Their kids Bridget (Kerris Dorsey) and Conor (Devon Bagby) seem to be leaving the nest, so Abby and Ray can now plan the rest of their own lives. Whattya wanna do, Ray asks Abby as they take a long dreamlike car ride.
That’s a trickier question than it would be if, say, Abby and Ray had just retired from long careers as insurance adjusters. The people with whom Ray has done business aren’t exactly the Elks Club, and it seems likely he’s never going to be able to stop glancing over his shoulder.
He also has a new colleague this season: Samantha Winslow, played by Susan Sarandon (below). Sam Winslow heads a major movie studio.
Ray meets Sam because she indirectly becomes one of his clients. Be confident that role will be expanding as the season moves along, because it’s clear she has something in mind and she didn’t get to her current position by playing nice.
Sarandon fits immediately and perfectly into the Ray Donovan world. She has the polite façade thinly draped over a fist of jagged glass.
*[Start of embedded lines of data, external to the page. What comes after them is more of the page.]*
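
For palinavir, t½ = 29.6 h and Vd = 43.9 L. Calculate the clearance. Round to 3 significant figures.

k = ln 2 / t½ = ln 2 / 29.6 = 0.02342 h⁻¹
CL = k · V = 0.02342 × 43.9 ≈ 1.03 L/h

1.03 L/h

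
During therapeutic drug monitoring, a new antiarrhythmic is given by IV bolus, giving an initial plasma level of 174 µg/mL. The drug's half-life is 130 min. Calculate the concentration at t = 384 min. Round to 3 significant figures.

k = ln 2 / 130 = 0.005332 min⁻¹
C(t) = C₀ e^(−kt) = 174 × e^(−0.005332 × 384) = 174 × e^(−2.047) = 174 × 0.1291 ≈ 22.5 µg/mL

22.5 µg/mL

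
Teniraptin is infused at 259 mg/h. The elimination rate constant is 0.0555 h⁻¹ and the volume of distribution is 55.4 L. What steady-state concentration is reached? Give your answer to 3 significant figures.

CL = k · V = 0.0555 × 55.4 = 3.075 L/h
Css = rate / CL = 259 / 3.075 ≈ 84.2 µg/mL

84.2 µg/mL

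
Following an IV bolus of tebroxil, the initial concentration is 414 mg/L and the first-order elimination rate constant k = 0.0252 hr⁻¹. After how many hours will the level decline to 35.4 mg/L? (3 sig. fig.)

97.6 hours

C(t) = C₀ e^(−kt)  ⇒  t = ln(C₀/C) / k
t = ln(414/35.4) / 0.02520 = 2.459 / 0.02520 ≈ 97.6 hours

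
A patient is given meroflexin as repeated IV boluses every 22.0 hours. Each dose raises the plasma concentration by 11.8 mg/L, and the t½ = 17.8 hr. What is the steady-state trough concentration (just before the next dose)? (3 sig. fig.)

k = ln 2 / 17.8 = 0.03894 hr⁻¹
Fraction remaining after one interval: e^(−kτ) = e^(−0.03894 × 22.0) = 0.4246
R = 1 / (1 − 0.4246) = 1.738
Css,max = 11.8 × 1.738 = 20.51 mg/L
Css,min = Css,max × e^(−kτ) = 20.51 × 0.4246 ≈ 8.71 mg/L

8.71 mg/L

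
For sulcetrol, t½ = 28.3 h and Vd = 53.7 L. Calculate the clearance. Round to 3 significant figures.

k = ln 2 / t½ = ln 2 / 28.3 = 0.02449 h⁻¹
CL = k · V = 0.02449 × 53.7 ≈ 1.32 L/h

1.32 L/h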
Ray isn’t quite sure what to make of her. He hopes it won’t be much, since he’s got other problems back home.
Bridget is falling even more apart than she’s fallen in the past. Conor, away at school, doesn’t care to speak much with him. Mickey, who’s now living in the family house, is about as likely to keep his vow about staying clean as he would be to win the Boston Marathon.
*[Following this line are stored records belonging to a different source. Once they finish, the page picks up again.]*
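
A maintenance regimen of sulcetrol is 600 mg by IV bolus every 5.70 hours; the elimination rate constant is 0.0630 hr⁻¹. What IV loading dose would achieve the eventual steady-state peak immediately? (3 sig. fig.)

1990 mg

Accumulation ratio R = 1 / (1 − e^(−kτ)) = 1 / (1 − e^(−0.06300×5.70)) = 1 / (1 − 0.6983) = 3.315
Loading dose = maintenance dose × R = 600 × 3.315 ≈ 1990 mg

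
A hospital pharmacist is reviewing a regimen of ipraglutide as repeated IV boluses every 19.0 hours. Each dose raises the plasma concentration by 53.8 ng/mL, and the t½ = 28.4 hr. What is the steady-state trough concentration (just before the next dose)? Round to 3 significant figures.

k = ln 2 / 28.4 = 0.02441 hr⁻¹
Fraction remaining after one interval: e^(−kτ) = e^(−0.02441 × 19.0) = 0.6289
R = 1 / (1 − 0.6289) = 2.695
Css,max = 53.8 × 2.695 = 145.0 ng/mL
Css,min = Css,max × e^(−kτ) = 145.0 × 0.6289 ≈ 91.2 ng/mL

91.2 ng/mL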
Ray’s screwup younger brother Bunch (Dash Mihok) has screwed up again, and a past problem comes back to clobber Ray’s older brother Terry (Eddie Marsan).
Not to mention that Ray has to comply with some court orders about counseling sessions. As if Ray, Mr. Quiet Man, is going to open up to some stranger about what is going on in his life, or what happened in his childhood. One look at Mickey and no one would want to go there.
So Ray really doesn’t need another situation to deal with. But he’s staring at several of them, which is good news for viewers.
As season five unfolds, Ray Donovan seems to be following in the path of several other intense dramas. It started by focusing on events and gradually shifted some of that focus to the characters as it created them and filled them out.
As for where they’re ultimately going, happily ever after still isn’t necessarily the most likely option.